Sql Server Crashes And Critical Failures
A Step By Step Approach To Recovering The Most Critical SQL Server Databases
What you’ll learn
- You will be comfortable with reading the SQL Server error log in great detail
- By the end of this course you will be able to diagnose and resolve critical SQL Server engine errors.
- You will be able to read the basics of SQL Server stack dumps.
- There are no prerequisites for this course but a solid foundation in SQL Server would be helpful.
- All of the materials will be free or included in the course. There will be no outside purchases necessary to take this course.
- Any recent version of SQL Server will do but I’d recommend SQL Server 2014.
Software crashes. WE can’t stop that. What WE can do is prepare ourselves through education and practice to be able to act quickly and resolve these critical issues.
In the early days of SQL Server many support calls were server down issues that ended up being bugs in SQL Server. While this still happens, today many of those calls aren’t the fault of SQL Server.
For example. On Microsoft’s case history of database corruption 99% of ALL database corruption can be traced back to the IO subsystem.
Either way, when SQL Server crashes it can be a traumatic experience for a DBA. If a production box crashes during core hours WE need to know what steps to take to resolve the problem as quickly and as cleanly as possible.
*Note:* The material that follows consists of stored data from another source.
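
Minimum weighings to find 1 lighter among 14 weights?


Each weighing has 3 outcomes (left heavy / balance / right heavy), so k weighings distinguish at most 3^k cases; splitting into three near-equal groups achieves this.
Need 3^k ≥ 14: 3^2 = 9 < 14 ≤ 3^3 = 27
k = ⌈log₃(14)⌉ = 3

3


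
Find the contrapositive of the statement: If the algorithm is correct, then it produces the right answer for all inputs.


Original: If the algorithm is correct, then it produces the right answer for all inputs
Contrapositive: If ¬Q, then ¬P
Negate Q: not (it produces the right answer for all inputs)
Negate P: not (the algorithm is correct)

If not (it produces the right answer for all inputs), then not (the algorithm is correct).


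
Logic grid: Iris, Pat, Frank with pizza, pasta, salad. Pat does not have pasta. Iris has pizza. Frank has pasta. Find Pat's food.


From clues:
  Frank → pasta
  Iris → pizza
By elimination, Pat gets the remaining.

salad


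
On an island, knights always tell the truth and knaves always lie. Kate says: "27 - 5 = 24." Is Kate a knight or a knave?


Statement: "27 - 5 = 24."
Actual: 27 - 5 = 22
Claimed: 24
Statement is FALSE → Kate lies → Knave

Knave


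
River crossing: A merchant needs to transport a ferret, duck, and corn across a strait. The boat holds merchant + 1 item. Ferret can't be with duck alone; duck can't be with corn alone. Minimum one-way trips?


1. merchant+duck → 2. merchant ← 3. merchant+ferret → 4. merchant+duck ← 5. merchant+corn → 6. merchant ← 7. merchant+duck →
Minimum trips = 7

7


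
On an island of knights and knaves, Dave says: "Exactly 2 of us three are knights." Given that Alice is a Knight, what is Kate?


Dave claims exactly 2 knights among Dave, Alice, Kate.
Given: Alice is a Knight.

Case 1: Dave is a Knight (tells truth)
  Then exactly 2 of the three are knights.
  Counting Dave, Alice: 2 knight(s) so far. Need 0 more → Kate = Knave.
Case 2: Dave is a Knave (lies)
  Then the count is NOT 2.
  If Kate = Knight, count = 2 = 2 → claim would be true, contradicts lie.
  If Kate = Knave, count = 1 ≠ 2 → lie confirmed ✓

Kate is a Knave.

Knave


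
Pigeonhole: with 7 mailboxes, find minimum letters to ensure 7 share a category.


Pigeonhole: to guarantee k in one of n categories, need (k-1)×n + 1.
k = 7, n = 7
Minimum = (7-1) × 7 + 1 = 6 × 7 + 1

43


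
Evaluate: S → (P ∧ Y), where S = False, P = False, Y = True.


S = False, P = False, Y = True
Step 1: P ∧ Y = False AND True = False
Step 2: S → (False): false only when S=True and consequent=False.
Result: True

True


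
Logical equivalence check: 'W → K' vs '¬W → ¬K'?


Expression 1: W → K
Expression 2: ¬W → ¬K
Truth table (W K | Expr1 Expr2):
  T T |   T     T
  T F |   F     T   ← differ
  F T |   T     F   ← differ
  F F |   T     T
Counterexample: W=T, K=F gives Expr1 = F but Expr2 = T, so the expressions are NOT logically equivalent.

No


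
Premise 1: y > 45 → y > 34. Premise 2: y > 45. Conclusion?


Modus ponens: P → Q, P ⊢ Q
P: y > 45
Q: y > 34
We have P → Q and P is true.
By modus ponens, Q must be true.

y > 34


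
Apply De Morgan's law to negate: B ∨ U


De Morgan's law: ¬(P ∨ Q) ≡ ¬P ∧ ¬Q
¬(B ∨ U) = ¬B ∧ ¬U

¬B ∧ ¬U


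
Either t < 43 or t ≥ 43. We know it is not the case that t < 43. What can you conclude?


Disjunctive syllogism: P ∨ Q, ¬P ⊢ Q
Disjunction: t < 43 ∨ t ≥ 43
We know it is not the case that t < 43.
By disjunctive syllogism, the other disjunct must be true.

t ≥ 43


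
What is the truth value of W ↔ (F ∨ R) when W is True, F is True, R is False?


W = True, F = True, R = False
Step 1: F ∨ R = True OR False = True
Step 2: W ↔ (True): true when both sides have same truth value.
Result: True ↔ True = True

True


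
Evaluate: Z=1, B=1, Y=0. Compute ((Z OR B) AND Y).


Z OR B = 1|1 = 1
1 AND 0 = 0

0


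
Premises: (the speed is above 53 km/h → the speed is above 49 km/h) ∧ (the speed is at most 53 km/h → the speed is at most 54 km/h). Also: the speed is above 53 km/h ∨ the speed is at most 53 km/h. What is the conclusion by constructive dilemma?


Constructive dilemma: (P → Q) ∧ (R → S), P ∨ R ⊢ Q ∨ S
Premise 1: the speed is above 53 km/h → the speed is above 49 km/h
Premise 2: the speed is at most 53 km/h → the speed is at most 54 km/h
Premise 3: the speed is above 53 km/h ∨ the speed is at most 53 km/h
Case 1: Assuming the speed is above 53 km/h, then by Premise 1, the speed is above 49 km/h.
Case 2: Assuming the speed is at most 53 km/h, then by Premise 2, the speed is at most 54 km/h.
Since one of the speed is above 53 km/h or the speed is at most 53 km/h must hold, we get the speed is above 49 km/h or the speed is at most 54 km/h.

The speed is above 49 km/h or the speed is at most 54 km/h.


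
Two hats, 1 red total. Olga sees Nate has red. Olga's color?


Total red = 1, Nate = red
Red accounted for: 1
Remaining for Olga: 0
Olga's hat is blue.

blue


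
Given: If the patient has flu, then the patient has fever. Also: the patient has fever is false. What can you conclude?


Modus tollens: P → Q, ¬Q ⊢ ¬P
P: the patient has flu
Q: the patient has fever
We have P → Q and Q is false.
By modus tollens, P must be false.

It is not the case that the patient has flu


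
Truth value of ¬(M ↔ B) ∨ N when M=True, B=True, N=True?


M = True, B = True, N = True
Expression: ¬(M ↔ B) ∨ N
Step 1: M ↔ B = (True iff True) = True
Step 2: ¬(M ↔ B) = NOT True = False
Step 3: (False) ∨ N = False OR True = True

True


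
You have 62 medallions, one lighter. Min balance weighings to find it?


Each weighing has 3 outcomes (left heavy / balance / right heavy), so k weighings distinguish at most 3^k cases; splitting into three near-equal groups achieves this.
Need 3^k ≥ 62: 3^3 = 27 < 62 ≤ 3^4 = 81
k = ⌈log₃(62)⌉ = 4

4


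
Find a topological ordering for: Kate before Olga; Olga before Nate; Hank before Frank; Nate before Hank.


Constraints: Kate before Olga; Olga before Nate; Hank before Frank; Nate before Hank
Method: repeatedly schedule the remaining task that has no remaining task required before it.
  Step 1: remaining {Nate, Hank, Olga, Kate, Frank}; every task except Kate still has a predecessor pending → schedule Kate.
  Step 2: remaining {Nate, Hank, Olga, Frank}; every task except Olga still has a predecessor pending → schedule Olga.
  Step 3: remaining {Nate, Hank, Frank}; every task except Nate still has a predecessor pending → schedule Nate.
  Step 4: remaining {Hank, Frank}; every task except Hank still has a predecessor pending → schedule Hank.
  Step 5: only Frank remains → schedule Frank.
Resulting order:

Kate → Olga → Nate → Hank → Frank


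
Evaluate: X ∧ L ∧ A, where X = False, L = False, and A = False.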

This course will take US beyond where to look. WE will cover RECOVERY INTERNALS and the fundamentals of how to analyze, diagnose and resolve critical errors.
WE will cover the SQL Server Error Logs in great detail. One of the first places as SQL Server DBAs WE look to diagnose critical failures is the SQL Server Error logs.
WE will cover server startup failures and analyze SQL Server stack dumps. Additionally, we will analyze several commonly occurring exception signatures.
WE will create a troubleshooting task list as use it as a template for resolving these crashes and critical errors.
While this course has no prerequisites a strong background in SQL Server is highly recommended.